Son Robert Kolej başkanı John Scott Everton’un CIA ajanı olduğunu biliyorduk. Bayan Mary, daha sonra Dünya Bankası’nda çalışan yeğeni Zeynep’in oğlunun, okulunu bitirince CIA örgütüne ‘analizci’ olarak girmesini önermiş çünkü çok iyi para veriyorlarmış. Zeynep’in ablası Emine, Cumhuriyet Gazetesi’nin ortağı ve yöneticisi… Aile, İzmir eşrafından, enikonu zengin ve Ünlü Uşşakizade Ailesi…”

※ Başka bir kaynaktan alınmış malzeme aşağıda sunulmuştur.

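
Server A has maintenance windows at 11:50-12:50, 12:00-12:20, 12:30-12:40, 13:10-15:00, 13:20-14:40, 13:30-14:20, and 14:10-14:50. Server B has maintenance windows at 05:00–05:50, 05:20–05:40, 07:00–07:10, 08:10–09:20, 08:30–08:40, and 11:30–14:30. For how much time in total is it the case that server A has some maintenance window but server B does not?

30 min

Merge the first list: 11:50-12:50, 13:10-15:00.
Merge the second list: 05:00-05:50, 07:00-07:10, 08:10-09:20, 11:30-14:30.
A \ B = 14:30-15:00.
Total: 30 min.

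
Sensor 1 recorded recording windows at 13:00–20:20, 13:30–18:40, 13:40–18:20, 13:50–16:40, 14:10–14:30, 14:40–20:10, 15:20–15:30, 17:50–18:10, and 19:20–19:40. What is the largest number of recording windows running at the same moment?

6

Sweep endpoints in order; track running count of active intervals.
Peak of 6 reached at 15:20.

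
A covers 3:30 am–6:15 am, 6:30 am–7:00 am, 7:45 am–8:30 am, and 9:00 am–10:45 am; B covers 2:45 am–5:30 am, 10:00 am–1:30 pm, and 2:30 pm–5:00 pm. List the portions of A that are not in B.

3:30 am–6:15 am with B removed leaves 5:30 am–6:15 am.
6:30 am–7:00 am is untouched.
7:45 am–8:30 am is untouched.
9:00 am–10:45 am with B removed leaves 9:00 am–10:00 am.

5:30 am–6:15 am, 6:30 am–7:00 am, 7:45 am–8:30 am, 9:00 am–10:00 am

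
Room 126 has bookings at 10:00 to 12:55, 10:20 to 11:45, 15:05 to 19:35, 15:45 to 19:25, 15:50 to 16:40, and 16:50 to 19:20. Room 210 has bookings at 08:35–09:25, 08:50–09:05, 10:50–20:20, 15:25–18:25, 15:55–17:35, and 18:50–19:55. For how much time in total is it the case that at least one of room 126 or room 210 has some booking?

Merge the first list: 10:00–12:55, 15:05–19:35.
Merge the second list: 08:35–09:25, 10:50–20:20.
A ∪ B = 08:35–09:25, 10:00–20:20.
Total: 50 min + 10 h 20 min = 11 h 10 min.

11 h 10 min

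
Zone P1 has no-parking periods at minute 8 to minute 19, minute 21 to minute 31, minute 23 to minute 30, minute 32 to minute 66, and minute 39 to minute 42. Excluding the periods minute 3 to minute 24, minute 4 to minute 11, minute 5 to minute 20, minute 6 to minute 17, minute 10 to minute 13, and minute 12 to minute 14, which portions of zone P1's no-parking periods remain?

minute 24 to minute 31, minute 32 to minute 66

First set merges to minute 8 to minute 19, minute 21 to minute 31, minute 32 to minute 66.
Second set merges to minute 3 to minute 24.
minute 8 to minute 19: entirely removed.
minute 21 to minute 31 \ B = minute 24 to minute 31.
minute 32 to minute 66: nothing removed.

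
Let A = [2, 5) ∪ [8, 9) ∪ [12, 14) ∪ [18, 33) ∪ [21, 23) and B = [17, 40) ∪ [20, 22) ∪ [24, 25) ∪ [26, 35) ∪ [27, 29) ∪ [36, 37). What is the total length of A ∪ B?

29

First set merges to [2, 5), [8, 9), [12, 14), [18, 33).
Second set merges to [17, 40).
A ∪ B = [2, 5), [8, 9), [12, 14), [17, 40).
Total: 3 + 1 + 2 + 23 = 29.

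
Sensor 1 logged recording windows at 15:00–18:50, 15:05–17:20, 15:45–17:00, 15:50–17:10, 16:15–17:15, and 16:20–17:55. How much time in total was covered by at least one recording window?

Merged: 15:00-18:50.
Length: 3 h 50 min.

3 h 50 min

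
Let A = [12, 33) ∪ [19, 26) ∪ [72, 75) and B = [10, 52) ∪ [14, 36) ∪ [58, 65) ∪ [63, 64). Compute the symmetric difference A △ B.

[10, 12) ∪ [33, 52) ∪ [58, 65) ∪ [72, 75)

A, merged: [12, 33), [72, 75).
B, merged: [10, 52), [58, 65).
Only in the first: [72, 75).
Only in the second: [10, 12), [33, 52), [58, 65).
Together these are the periods covered by exactly one.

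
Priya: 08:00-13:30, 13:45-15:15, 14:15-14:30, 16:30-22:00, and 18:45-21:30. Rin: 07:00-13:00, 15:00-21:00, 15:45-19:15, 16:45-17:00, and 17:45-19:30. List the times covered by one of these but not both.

First set merges to 08:00-13:30, 13:45-15:15, 16:30-22:00.
Second set merges to 07:00-13:00, 15:00-21:00.
A \ B = 13:00-13:30, 13:45-15:00, 21:00-22:00.
B \ A = 07:00-08:00, 15:15-16:30.
Union of the two gives the symmetric difference.

07:00-08:00, 13:00-13:30, 13:45-15:00, 15:15-16:30, 21:00-22:00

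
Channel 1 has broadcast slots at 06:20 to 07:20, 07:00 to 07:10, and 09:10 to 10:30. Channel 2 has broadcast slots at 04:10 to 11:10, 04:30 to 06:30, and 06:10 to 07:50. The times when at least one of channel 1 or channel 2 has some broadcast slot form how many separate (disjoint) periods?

Merge the first list: 06:20-07:20, 09:10-10:30.
Merge the second list: 04:10-11:10.
A ∪ B = 04:10-11:10.
That is 1 disjoint piece.

1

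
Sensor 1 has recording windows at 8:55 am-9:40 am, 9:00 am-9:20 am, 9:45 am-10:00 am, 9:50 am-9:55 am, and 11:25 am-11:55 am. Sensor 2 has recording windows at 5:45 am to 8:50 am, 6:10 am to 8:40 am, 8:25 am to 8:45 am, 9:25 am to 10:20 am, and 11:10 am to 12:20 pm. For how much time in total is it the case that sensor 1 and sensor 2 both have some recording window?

A, merged: 8:55 am-9:40 am, 9:45 am-10:00 am, 11:25 am-11:55 am.
B, merged: 5:45 am-8:50 am, 9:25 am-10:20 am, 11:10 am-12:20 pm.
A ∩ B = 9:25 am-9:40 am, 9:45 am-10:00 am, 11:25 am-11:55 am.
Total: 15 min + 15 min + 30 min = 1 h.

1 h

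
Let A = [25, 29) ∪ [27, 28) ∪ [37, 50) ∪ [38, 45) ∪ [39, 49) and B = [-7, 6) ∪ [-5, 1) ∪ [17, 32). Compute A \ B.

Merge the first list: [25, 29), [37, 50).
Merge the second list: [-7, 6), [17, 32).
[25, 29): entirely removed.
[37, 50): nothing removed.

[37, 50)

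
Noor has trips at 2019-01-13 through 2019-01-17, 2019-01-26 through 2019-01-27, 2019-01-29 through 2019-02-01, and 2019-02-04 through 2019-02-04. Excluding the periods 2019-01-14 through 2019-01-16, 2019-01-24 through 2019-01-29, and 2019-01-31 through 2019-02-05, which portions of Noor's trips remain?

2019-01-13 through 2019-01-17 minus B → 2019-01-13 through 2019-01-13, 2019-01-17 through 2019-01-17.
2019-01-26 through 2019-01-27: fully covered by B → removed.
2019-01-29 through 2019-02-01 minus B → 2019-01-30 through 2019-01-30.
2019-02-04 through 2019-02-04: fully covered by B → removed.

2019-01-13 through 2019-01-13, 2019-01-17 through 2019-01-17, 2019-01-30 through 2019-01-30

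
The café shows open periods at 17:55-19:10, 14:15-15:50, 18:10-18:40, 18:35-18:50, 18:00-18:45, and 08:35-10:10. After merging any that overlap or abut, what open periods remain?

08:35–10:10, 14:15–15:50, 17:55–19:10

Sort by start: 08:35–10:10, 14:15–15:50, 17:55–19:10, 18:00–18:45, 18:10–18:40, 18:35–18:50.
14:15–15:50 is disjoint → start new block.
17:55–19:10 is disjoint → start new block.
18:00–18:45 overlaps/touches 17:55–19:10 → extend to 17:55–19:10.
18:10–18:40 overlaps/touches 17:55–19:10 → extend to 17:55–19:10.
18:35–18:50 overlaps/touches 17:55–19:10 → extend to 17:55–19:10.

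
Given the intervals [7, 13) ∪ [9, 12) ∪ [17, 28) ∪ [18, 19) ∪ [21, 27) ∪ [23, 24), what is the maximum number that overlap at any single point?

3

Walk the sorted start/end points keeping a running depth.
The depth first hits 3 at 23.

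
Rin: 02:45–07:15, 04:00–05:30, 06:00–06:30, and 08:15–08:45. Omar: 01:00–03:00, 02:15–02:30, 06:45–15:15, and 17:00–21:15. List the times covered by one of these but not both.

01:00-02:45, 03:00-06:45, 07:15-08:15, 08:45-15:15, 17:00-21:15

A, merged: 02:45-07:15, 08:15-08:45.
B, merged: 01:00-03:00, 06:45-15:15, 17:00-21:15.
Only in the first: 03:00-06:45.
Only in the second: 01:00-02:45, 07:15-08:15, 08:45-15:15, 17:00-21:15.
Together these are the periods covered by exactly one.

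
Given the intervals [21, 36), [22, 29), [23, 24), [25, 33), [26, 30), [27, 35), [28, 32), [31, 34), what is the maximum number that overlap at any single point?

6

At 28, 6 of the intervals are simultaneously active.
No point has more.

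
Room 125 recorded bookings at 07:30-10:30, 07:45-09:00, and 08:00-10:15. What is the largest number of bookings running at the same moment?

3

Walk the sorted start/end points keeping a running depth.
The depth first hits 3 at 08:00.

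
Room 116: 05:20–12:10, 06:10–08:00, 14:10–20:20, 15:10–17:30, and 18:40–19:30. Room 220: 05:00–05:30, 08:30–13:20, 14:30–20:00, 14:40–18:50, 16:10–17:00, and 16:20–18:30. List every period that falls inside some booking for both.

05:20-05:30, 08:30-12:10, 14:30-20:00

First set merges to 05:20-12:10, 14:10-20:20.
Second set merges to 05:00-05:30, 08:30-13:20, 14:30-20:00.
05:20-12:10 ∩ B → 05:20-05:30, 08:30-12:10.
14:10-20:20 ∩ B → 14:30-20:00.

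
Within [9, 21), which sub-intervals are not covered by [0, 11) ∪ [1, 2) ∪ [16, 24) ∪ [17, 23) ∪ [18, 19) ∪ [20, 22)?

[11, 16)

Covered (merged): [0, 11), [16, 24).
Uncovered inside [9, 21): [11, 16).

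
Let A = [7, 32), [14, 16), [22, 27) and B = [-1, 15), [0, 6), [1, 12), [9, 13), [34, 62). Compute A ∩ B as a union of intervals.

A, merged: [7, 32).
B, merged: [-1, 15), [34, 62).
[7, 32) overlaps B on [7, 15).

[7, 15)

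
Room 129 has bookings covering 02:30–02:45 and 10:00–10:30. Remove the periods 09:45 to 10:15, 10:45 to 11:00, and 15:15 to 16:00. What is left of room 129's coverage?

02:30-02:45, 10:15-10:30

02:30-02:45: no B overlap → unchanged.
10:00-10:30 minus B → 10:15-10:30.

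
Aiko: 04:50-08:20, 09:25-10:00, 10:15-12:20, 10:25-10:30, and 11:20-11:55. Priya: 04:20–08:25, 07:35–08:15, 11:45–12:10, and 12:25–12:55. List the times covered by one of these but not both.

04:20–04:50, 08:20–08:25, 09:25–10:00, 10:15–11:45, 12:10–12:20, 12:25–12:55

Merge the first list: 04:50–08:20, 09:25–10:00, 10:15–12:20.
Merge the second list: 04:20–08:25, 11:45–12:10, 12:25–12:55.
A \ B = 09:25–10:00, 10:15–11:45, 12:10–12:20.
B \ A = 04:20–04:50, 08:20–08:25, 12:25–12:55.
Union of the two gives the symmetric difference.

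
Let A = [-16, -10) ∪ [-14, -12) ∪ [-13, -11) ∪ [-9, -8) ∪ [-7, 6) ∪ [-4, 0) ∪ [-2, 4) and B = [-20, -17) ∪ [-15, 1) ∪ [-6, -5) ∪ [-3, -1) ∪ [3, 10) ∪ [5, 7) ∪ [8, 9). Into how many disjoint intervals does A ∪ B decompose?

2

A, merged: [-16, -10), [-9, -8), [-7, 6).
B, merged: [-20, -17), [-15, 1), [3, 10).
A ∪ B = [-20, -17), [-16, 10).
That is 2 disjoint pieces.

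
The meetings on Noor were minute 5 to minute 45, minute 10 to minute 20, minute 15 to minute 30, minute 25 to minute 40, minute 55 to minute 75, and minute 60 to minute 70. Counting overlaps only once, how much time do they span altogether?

Merged: minute 5 to minute 45, minute 55 to minute 75.
Lengths: 40 minutes + 20 minutes = 60 minutes.

60 minutes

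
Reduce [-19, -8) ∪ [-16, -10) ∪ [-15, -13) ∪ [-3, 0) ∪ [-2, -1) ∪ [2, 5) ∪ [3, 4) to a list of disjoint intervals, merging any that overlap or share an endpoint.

[-19, -8) ∪ [-3, 0) ∪ [2, 5)

[-16, -10) overlaps/touches [-19, -8) → extend to [-19, -8).
[-15, -13) overlaps/touches [-19, -8) → extend to [-19, -8).
[-3, 0) is disjoint → start new block.
[-2, -1) overlaps/touches [-3, 0) → extend to [-3, 0).
[2, 5) is disjoint → start new block.
[3, 4) overlaps/touches [2, 5) → extend to [2, 5).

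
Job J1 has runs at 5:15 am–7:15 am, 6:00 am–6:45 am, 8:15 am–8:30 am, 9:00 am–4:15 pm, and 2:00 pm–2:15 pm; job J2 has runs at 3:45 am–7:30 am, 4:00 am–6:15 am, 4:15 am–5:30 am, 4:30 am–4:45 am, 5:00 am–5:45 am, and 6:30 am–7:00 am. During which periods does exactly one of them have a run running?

3:45 am–5:15 am, 7:15 am–7:30 am, 8:15 am–8:30 am, 9:00 am–4:15 pm

A, merged: 5:15 am–7:15 am, 8:15 am–8:30 am, 9:00 am–4:15 pm.
B, merged: 3:45 am–7:30 am.
A but not B: 8:15 am–8:30 am, 9:00 am–4:15 pm.
B but not A: 3:45 am–5:15 am, 7:15 am–7:30 am.
Combining gives A △ B.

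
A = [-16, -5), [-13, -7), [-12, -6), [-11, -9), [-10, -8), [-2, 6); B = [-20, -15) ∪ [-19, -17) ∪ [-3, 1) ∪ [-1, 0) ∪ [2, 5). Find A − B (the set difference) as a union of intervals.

Merge the first list: [-16, -5), [-2, 6).
Merge the second list: [-20, -15), [-3, 1), [2, 5).
[-16, -5) with B removed leaves [-15, -5).
[-2, 6) with B removed leaves [1, 2), [5, 6).

[-15, -5) ∪ [1, 2) ∪ [5, 6)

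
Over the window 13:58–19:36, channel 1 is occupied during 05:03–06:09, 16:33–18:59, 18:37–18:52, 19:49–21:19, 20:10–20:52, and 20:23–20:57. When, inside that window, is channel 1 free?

After merging, the occupied span is 05:03–06:09, 16:33–18:59, 19:49–21:19.
Complement within 13:58–19:36: 13:58–16:33, 18:59–19:36.

13:58–16:33, 18:59–19:36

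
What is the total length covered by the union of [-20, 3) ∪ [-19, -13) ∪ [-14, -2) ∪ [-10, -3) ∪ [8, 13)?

Merged: [-20, 3), [8, 13).
Lengths: 23 + 5 = 28.

28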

Eski bir emniyetçinin anlattığına göre, 12 Mart 1971 darbesinden sonra sıkıyönetim, İstanbul’u ev ev arar, teröristleri bulmaya çalışır. 23 Ocak 1972 günü İstanbul’da 03.00 ile 18.00 saatleri arasında sokağa çıkma yasağı konur, kent genelinde 512.000 ev aranır. İllegal Türkiye İhtilalci İşçi Köylü Partisi’nin Ferit İlsever başkanlığındaki İstanbul yönetimi, malzemeleri ile birlikte, Robert Koleji hocası Prof Hilary Sumner-Boyd’un Robert Kolej kampusu içindeki evinde yakalanır.
Evlatlarınıza İngilizce eğitim vererek İslam Medeniyeti kuramazsınız. İngilizce, Fransızca, Almanca eğitim yapan üniversite ve liselerde mütekabiliyet esası aranmalı.
Amerika, İngiltere, Fransa, Almanya’da Türkçe eğitim yapan üniversite ve lise var mı?
Türkiye sömürge ülkesi mi?
Bu okulların öğretim dili derhal Türkçeye çevrilmeli, öğretim görevlileri arasındaki eğitimci kisvesine bürünen ajanlar ayıklanmalı.
Evlatlarımızın misyonerler ve casuslar tarafından devşirilmesinin önüne geçilmeli.